The movie is about Nazis so you have to figure its going to be there.

His older stuff didn't bother me. Most of Jackson's lines from PF and JB were adlibbed by him. And the rest were how some people do talk about other types of people when they aren't around..
 
rezuth said:
Is not the whole point of them taking revenge for what the nazis did against jewish people?

Except we didn't know anything about the Holocaust until much later in the War. This gives me the impression that the team is dropping in before Normandy.
 
Pitt's character is a southern redneck...

"He's wonderful," Tarantino enthuses. "We've wanted to work together for a long time and this was just the right one, completely. I didn't really consider anybody else."

See I'm thinking your desire to work together for such a long time caused you to miscast this part. You could have just waited until your next movie (10 years from now).
 
Borgnine said:
See I'm thinking your desire to work together for such a long time caused you to miscast this part. You could have just waited until your next movie (10 years from now).

Quentin Tarantino cannot hear you.
 
I dont know how i missed this trailer.

rezuth said:
This kinda looked like if Uwe Boll would make a WW2 movie to me. Not saying its going to be bad but this whole trailer just kinda reminded me of the Postal movie trailer.
:lol That's exactly what i thought. I'm not going to write it off because of a terrible teaser, but still, they chose some crappy stuff to show and i also agree with others that Brad Pitt looks awful in this.

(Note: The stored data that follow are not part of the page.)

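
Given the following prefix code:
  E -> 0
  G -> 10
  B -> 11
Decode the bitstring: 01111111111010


Decoding step by step:
Bits 0 -> E
Bits 11 -> B
Bits 11 -> B
Bits 11 -> B
Bits 11 -> B
Bits 11 -> B
Bits 0 -> E
Bits 10 -> G


Decoded message: EBBBBBEG


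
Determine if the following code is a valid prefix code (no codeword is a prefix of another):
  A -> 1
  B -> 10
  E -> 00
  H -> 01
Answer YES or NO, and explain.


Checking each pair (does one codeword prefix another?):
  A='1' vs B='10': prefix -- VIOLATION

NO -- this is NOT a valid prefix code. A (1) is a prefix of B (10).


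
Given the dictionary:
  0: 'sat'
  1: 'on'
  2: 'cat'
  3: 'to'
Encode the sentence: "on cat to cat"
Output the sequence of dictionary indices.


Look up each word in the dictionary:
  'on' -> 1
  'cat' -> 2
  'to' -> 3
  'cat' -> 2

Encoded: [1, 2, 3, 2]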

I hope it's fun in a Black Book sort of way.
 
Blackace said:
And he always has Sam Jackson in his movies too...

(think he is narrating in this one)

The movie is about Nazis so you have to figure its going to be there.

His older stuff didn't bother me. Most of Jackson's lines from PF and JB were adlibbed by him. And the rest were how some people do talk about other types of people when they aren't around..

The movie definitely has one of those scenes, I was anticipating the scene when reading the script :lol
 
icarus-daedelus said:
I'm sure the script is great and blah blah blah, but seriously, Brad Pitt is so miscast here. Every damn word out of his mouth is completely distracting and phoney.

All twenty two of them.
 
Yoboman said:
All Tarantino flicks have terrible trailers

It'd be hard to make a decent trailer out of any of his movies, the only marketable movie he'd made thus far is Kill Bill and even that trailer was lackluster.
 
I never got Tarantino's fetish with racist dialogue either, regardless if thats how some people talk in real life.

That said, the teaser is fucking awesome. Gives me an idea for a book. hmmmm.